(Яросл.).
Сорокадневный «посмертный путь» человека — излюбленная тема литературных произведений («Житие Василия Нового» и др., многочисленные синодики, духовные стихи). «Были целые сборники сказаний о загробной жизни, которые все состояли из миниатюр с краткими повествованиями» — в них помещались статьи, день за днем описывающие состояние умершего — и его души, и тела <Сахаров, 1879>.
«Странствия умершего» достаточно подробно описываются и в крестьянских поверьях. Ср.: «Первый день по выходе из тела душа остается при покойнике; на второй день ходит по святым местам… <…>; на третий день она идет к Богу: тут окончательно решается ее участь» (до сорокового дня душа живет на земле, больше около церкви и около дома) (Новг., Череп.).
В течение сорока дней после смерти «ходить и показываться» могут все умершие: «Покойник ходит домой до сорока дней. Приходов покойника боятся; просят ночевать соседей, ночью ходят по двое, кропят все святой водой… На сороковой день все идут провожать его… Процессия доходит до отвода [ворот в ограде села] <…> Все молятся Богу и затем возвращаются к прерванному обеду. С этого момента на душе у домашних становится легче: покойник был в доме в последний раз и провожен „честь честью“, больше не придет, если сами они чем-нибудь не раздражат его» (Новг.).
«После сорока ден душа куды там последует — в царство ли небесно, в ад ли кромешный — и уж пить-ись не может больше» (Сиб.). В сорочины «отпускают душу» — специально для этого пекут хлеб и, выходя с ним за ворота, причитают: «Прощай, матушка, погуляла, порадовала нас, до Суда Божия нам с тобой не видеться» (Влад.).
Пройдя посмертное сорокадневье, покойник, казалось бы, должен оставить мир живых, но, в соответствии с «многоплановыми» представлениями крестьян о душе и смерти, это происходит далеко не всегда.
Умерших продолжает тянуть в родной дом; их «притягивают» и чрезмерное горе, плач родных, и осиротевшие дети, и недоделанные дела, и не выясненные до конца отношения с живыми, и тоска по ним. «По смерти покойники ходят затем, чтобы посмотреть, есть ли в доме порядок» (Новг.); «К крестьянину Кутузову пришла умершая жена рано утром, когда он топил печку, а маленькие дети спали. Говорит: „Ты неладно печку-то топишь, дай-ка я тебе пособлю“» (Новг.).Покойник остается («жить») в доме или в риге, в бане — там «чудится», слышны хождение, стук, работа топором или на домашнем жернове; иногда умерший даже требует у живых уйти из дома (Олон).
В таких повествованиях, по-видимому, отражено и отчасти переосмыслено давнее представление о покойниках как о живых, «телесных» существах, не прерывающих сношений с людьми и продолжающих принимать участие в делах семьи, рода, возможно, даже обитать в том же доме <Пропп, 1976>. Облики таких покойных нередко сливаются с обликами домашних духов (см.
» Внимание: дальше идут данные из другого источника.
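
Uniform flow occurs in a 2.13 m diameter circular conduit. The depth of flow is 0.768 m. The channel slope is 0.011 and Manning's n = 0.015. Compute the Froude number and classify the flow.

For a circular section of diameter D = 2.13 m at depth y = 0.768 m, the central angle is θ = 2 arccos(1 − 2y/D) = 2.576 rad. Then A = (D²/8)(θ − sin θ) = 1.157 m² and P = Dθ/2 = 2.744 m.
Hydraulic radius R = A/P = 1.157/2.744 = 0.4218 m.
V = (1/n) R^(2/3) √S = (1/0.015) × 0.4218^(2/3) × √0.011 = 3.933 m/s. Hydraulic depth D_h = A/T = 1.157/2.045 = 0.5658 m.
Froude number Fr = V/√(g·D_h) = 3.933/√(9.81×0.5658) = 1.67, which is greater than 1, so the flow is supercritical.

supercritical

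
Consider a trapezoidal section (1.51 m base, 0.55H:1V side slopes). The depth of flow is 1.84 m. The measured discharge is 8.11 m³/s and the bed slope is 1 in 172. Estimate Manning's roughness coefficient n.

n = 0.038

With bottom width b = 1.51 m and side slope z = 0.55: A = (b + zy)y = (1.51 + 0.55×1.84)×1.84 = 4.64 m²; P = b + 2y√(1+z²) = 1.51 + 2×1.84×1.141 = 5.71 m.
Hydraulic radius R = A/P = 4.64/5.71 = 0.8127 m.
Rearranging Manning's equation: n = (1/Q) A R^(2/3) S^(1/2) = (1/8.11) × 4.64 × 0.8127^(2/3) × √0.005814 = 0.038.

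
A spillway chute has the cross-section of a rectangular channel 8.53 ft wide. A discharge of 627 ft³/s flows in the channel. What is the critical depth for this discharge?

y_c = 5.52 ft

For a rectangular channel, critical depth y_c = (q²/g)^(1/3) where q = Q/b = 627/8.53 = 73.51 ft²/s.
So y_c = (73.51²/32.2)^(1/3) = 5.52 ft.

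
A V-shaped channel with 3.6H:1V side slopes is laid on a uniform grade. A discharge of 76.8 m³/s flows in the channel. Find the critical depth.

y_c = 2.47 m

At critical depth, Q² T / (g A³) = 1, i.e. A³/T = Q²/g = 76.8²/9.81 = 601.2.
Try y = 2.67 m: A³/T = 879.3 — over.
Try y = 1.79 m: A³/T = 119.1 — short.
Try y = 2.47 m: A³/T = 595.7 — close enough.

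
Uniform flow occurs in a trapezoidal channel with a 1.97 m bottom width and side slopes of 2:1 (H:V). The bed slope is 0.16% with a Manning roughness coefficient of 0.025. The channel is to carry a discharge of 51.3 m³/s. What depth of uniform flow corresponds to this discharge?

y_n = 3 m

Manning's equation rearranged: A R^(2/3) = nQ / (1·√S) = 0.025 × 51.3 / (√0.0016) = 32.06.
At y = 3.44 m: A R^(2/3) = 44.28 — too large.
At y = 2.31 m: A R^(2/3) = 17.55 — too small.
At y = 3 m: A R^(2/3) = 32.08 — matches.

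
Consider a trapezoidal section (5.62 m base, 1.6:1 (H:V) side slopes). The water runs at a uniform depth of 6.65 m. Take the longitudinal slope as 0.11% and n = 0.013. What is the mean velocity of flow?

With bottom width b = 5.62 m and side slope z = 1.6: A = (b + zy)y = (5.62 + 1.6×6.65)×6.65 = 108.1 m²; P = b + 2y√(1+z²) = 5.62 + 2×6.65×1.887 = 30.71 m.
Hydraulic radius R = A/P = 108.1/30.71 = 3.52 m.
From Manning's equation, V = (1/n) R^(2/3) S^(1/2) = (1/0.013) × 3.52^(2/3) × 0.0011^(1/2) = 5.9 m/s.

V = 5.9 m/s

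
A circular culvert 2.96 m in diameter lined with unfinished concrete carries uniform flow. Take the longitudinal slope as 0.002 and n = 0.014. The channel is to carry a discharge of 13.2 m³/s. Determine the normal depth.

Manning's equation rearranged: A R^(2/3) = nQ / (1·√S) = 0.014 × 13.2 / (√0.002) = 4.132.
Try y = 2.27 m: A R^(2/3) = 5.265 — over.
Try y = 1.88 m: A R^(2/3) = 4.119 — ≈ 4.132.

y_n = 1.88 m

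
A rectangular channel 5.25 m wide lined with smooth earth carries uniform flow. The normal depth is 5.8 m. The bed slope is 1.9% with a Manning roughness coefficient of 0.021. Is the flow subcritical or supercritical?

supercritical

Flow area A = b·y = 5.25 × 5.8 = 30.45 m². Wetted perimeter P = b + 2y = 5.25 + 2×5.8 = 16.85 m.
Hydraulic radius R = A/P = 30.45/16.85 = 1.807 m.
V = (1/n) R^(2/3) √S = (1/0.021) × 1.807^(2/3) × √0.019 = 9.738 m/s. Hydraulic depth D_h = A/T = 30.45/5.25 = 5.8 m.
Froude number Fr = V/√(g·D_h) = 9.738/√(9.81×5.8) = 1.29, which is greater than 1, so the flow is supercritical.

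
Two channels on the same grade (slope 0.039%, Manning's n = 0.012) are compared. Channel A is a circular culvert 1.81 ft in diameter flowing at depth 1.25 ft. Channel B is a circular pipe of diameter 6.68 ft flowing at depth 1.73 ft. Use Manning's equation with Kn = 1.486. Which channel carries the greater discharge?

channel B

Channel A: For a circular section of diameter D = 1.81 ft at depth y = 1.25 ft, the central angle is θ = 2 arccos(1 − 2y/D) = 3.924 rad. Then A = (D²/8)(θ − sin θ) = 1.895 ft² and P = Dθ/2 = 3.551 ft. Hydraulic radius R = A/P = 1.895/3.551 = 0.5338 ft. Q_A = (1.486/0.012)·1.895·0.5338^(2/3)·√0.00039 = 3.05 ft³/s.
Channel B: For a circular section of diameter D = 6.68 ft at depth y = 1.73 ft, the central angle is θ = 2 arccos(1 − 2y/D) = 2.136 rad. Then A = (D²/8)(θ − sin θ) = 7.201 ft² and P = Dθ/2 = 7.133 ft. Hydraulic radius R = A/P = 7.201/7.133 = 1.009 ft. Q_B = (1.486/0.012)·7.201·1.009^(2/3)·√0.00039 = 17.72 ft³/s.
Q_A = 3.05 ft³/s vs Q_B = 17.72 ft³/s, so channel B carries more.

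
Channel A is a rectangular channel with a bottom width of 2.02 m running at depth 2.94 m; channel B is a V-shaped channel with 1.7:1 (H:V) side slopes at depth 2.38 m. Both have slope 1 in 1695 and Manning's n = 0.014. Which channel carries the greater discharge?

channel B

Channel A: Flow area A = b·y = 2.02 × 2.94 = 5.939 m². Wetted perimeter P = b + 2y = 2.02 + 2×2.94 = 7.9 m. Hydraulic radius R = A/P = 5.939/7.9 = 0.7517 m. Q_A = (1/0.014)·5.939·0.7517^(2/3)·√0.00059 = 8.519 m³/s.
Channel B: For a triangular section with side slope z = 1.7: A = zy² = 1.7×2.38² = 9.629 m²; P = 2y√(1+z²) = 2×2.38×1.972 = 9.388 m. Hydraulic radius R = A/P = 9.629/9.388 = 1.026 m. Q_B = (1/0.014)·9.629·1.026^(2/3)·√0.00059 = 16.99 m³/s.
Q_A = 8.519 m³/s vs Q_B = 16.99 m³/s, so channel B carries more.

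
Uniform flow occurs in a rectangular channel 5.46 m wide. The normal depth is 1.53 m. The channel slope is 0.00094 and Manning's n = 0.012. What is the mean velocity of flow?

Flow area A = b·y = 5.46 × 1.53 = 8.354 m². Wetted perimeter P = b + 2y = 5.46 + 2×1.53 = 8.52 m.
Hydraulic radius R = A/P = 8.354/8.52 = 0.9805 m.
From Manning's equation, V = (1/n) R^(2/3) S^(1/2) = (1/0.012) × 0.9805^(2/3) × 0.00094^(1/2) = 2.52 m/s.

V = 2.52 m/s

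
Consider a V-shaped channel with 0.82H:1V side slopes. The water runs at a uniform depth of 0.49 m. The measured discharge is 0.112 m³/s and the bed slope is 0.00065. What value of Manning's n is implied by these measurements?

For a triangular section with side slope z = 0.82: A = zy² = 0.82×0.49² = 0.1969 m²; P = 2y√(1+z²) = 2×0.49×1.293 = 1.267 m.
Hydraulic radius R = A/P = 0.1969/1.267 = 0.1553 m.
Rearranging Manning's equation: n = (1/Q) A R^(2/3) S^(1/2) = (1/0.112) × 0.1969 × 0.1553^(2/3) × √0.00065 = 0.013.

n = 0.013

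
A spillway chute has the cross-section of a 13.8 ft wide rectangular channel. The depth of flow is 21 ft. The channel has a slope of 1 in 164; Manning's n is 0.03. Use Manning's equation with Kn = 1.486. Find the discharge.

Flow area A = b·y = 13.8 × 21 = 289.8 ft². Wetted perimeter P = b + 2y = 13.8 + 2×21 = 55.8 ft.
Hydraulic radius R = A/P = 289.8/55.8 = 5.194 ft.
Manning's equation: Q = (1.486/n) A R^(2/3) S^(1/2) = (1.486/0.03) × 289.8 × 5.194^(2/3) × 0.006098^(1/2) = 3360 ft³/s.

Q = 3360 ft³/s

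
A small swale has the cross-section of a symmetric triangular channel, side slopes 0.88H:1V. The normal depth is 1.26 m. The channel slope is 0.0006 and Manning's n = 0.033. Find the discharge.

Q = 0.578 m³/s

For a triangular section with side slope z = 0.88: A = zy² = 0.88×1.26² = 1.397 m²; P = 2y√(1+z²) = 2×1.26×1.332 = 3.357 m.
Hydraulic radius R = A/P = 1.397/3.357 = 0.4162 m.
Manning's equation: Q = (1/n) A R^(2/3) S^(1/2) = (1/0.033) × 1.397 × 0.4162^(2/3) × 0.0006^(1/2) = 0.578 m³/s.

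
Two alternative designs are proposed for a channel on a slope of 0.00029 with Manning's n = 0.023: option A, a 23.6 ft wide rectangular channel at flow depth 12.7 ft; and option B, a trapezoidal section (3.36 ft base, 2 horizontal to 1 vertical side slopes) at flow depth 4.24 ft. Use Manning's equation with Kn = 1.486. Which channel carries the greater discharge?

Channel A: Flow area A = b·y = 23.6 × 12.7 = 299.7 ft². Wetted perimeter P = b + 2y = 23.6 + 2×12.7 = 49 ft. Hydraulic radius R = A/P = 299.7/49 = 6.117 ft. Q_A = (1.486/0.023)·299.7·6.117^(2/3)·√0.00029 = 1103 ft³/s.
Channel B: With bottom width b = 3.36 ft and side slope z = 2: A = (b + zy)y = (3.36 + 2×4.24)×4.24 = 50.2 ft²; P = b + 2y√(1+z²) = 3.36 + 2×4.24×2.236 = 22.32 ft. Hydraulic radius R = A/P = 50.2/22.32 = 2.249 ft. Q_B = (1.486/0.023)·50.2·2.249^(2/3)·√0.00029 = 94.81 ft³/s.
Q_A = 1103 ft³/s vs Q_B = 94.81 ft³/s, so channel A carries more.

channel A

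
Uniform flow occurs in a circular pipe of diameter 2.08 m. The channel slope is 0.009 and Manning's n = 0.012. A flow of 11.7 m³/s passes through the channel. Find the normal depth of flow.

y_n = 1.25 m

Manning's equation rearranged: A R^(2/3) = nQ / (1·√S) = 0.012 × 11.7 / (√0.009) = 1.48.
Trying y = 1.4 m: A R^(2/3) = 1.745 — high.
Trying y = 0.91 m: A R^(2/3) = 0.8706 — low.
Trying y = 1.25 m: A R^(2/3) = 1.48 — close enough.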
ДОМОВОЙ).
«Возвращение мертвых, особенно недавно умерших, это та форма общения их с живыми, которая оставила заметные следы еще и в теперешнем народном суеверии» <Вундт, 1905>.
Достаточно часто настойчивое возвращение покойника объясняется его «обидой» на живых (он может мстить за нанесенную ему при жизни или после смерти обиду — Арх. и др.).
Довольно большая группа быличек, записанных в XIX―XX вв. в разных губерниях России повествует не только о мести мертвеца за взятую у него вещь (платок — Костр.; кусок савана — Петерб.), но и за попытки «игры» с ним (покойника приносят на посиделки — Сарат., Новг.) Подобные сюжеты, по-видимому, отражают и отрицательно переосмысливают некогда реально бытовавшие святочные игры (или гадания) с участием умерших (трупов).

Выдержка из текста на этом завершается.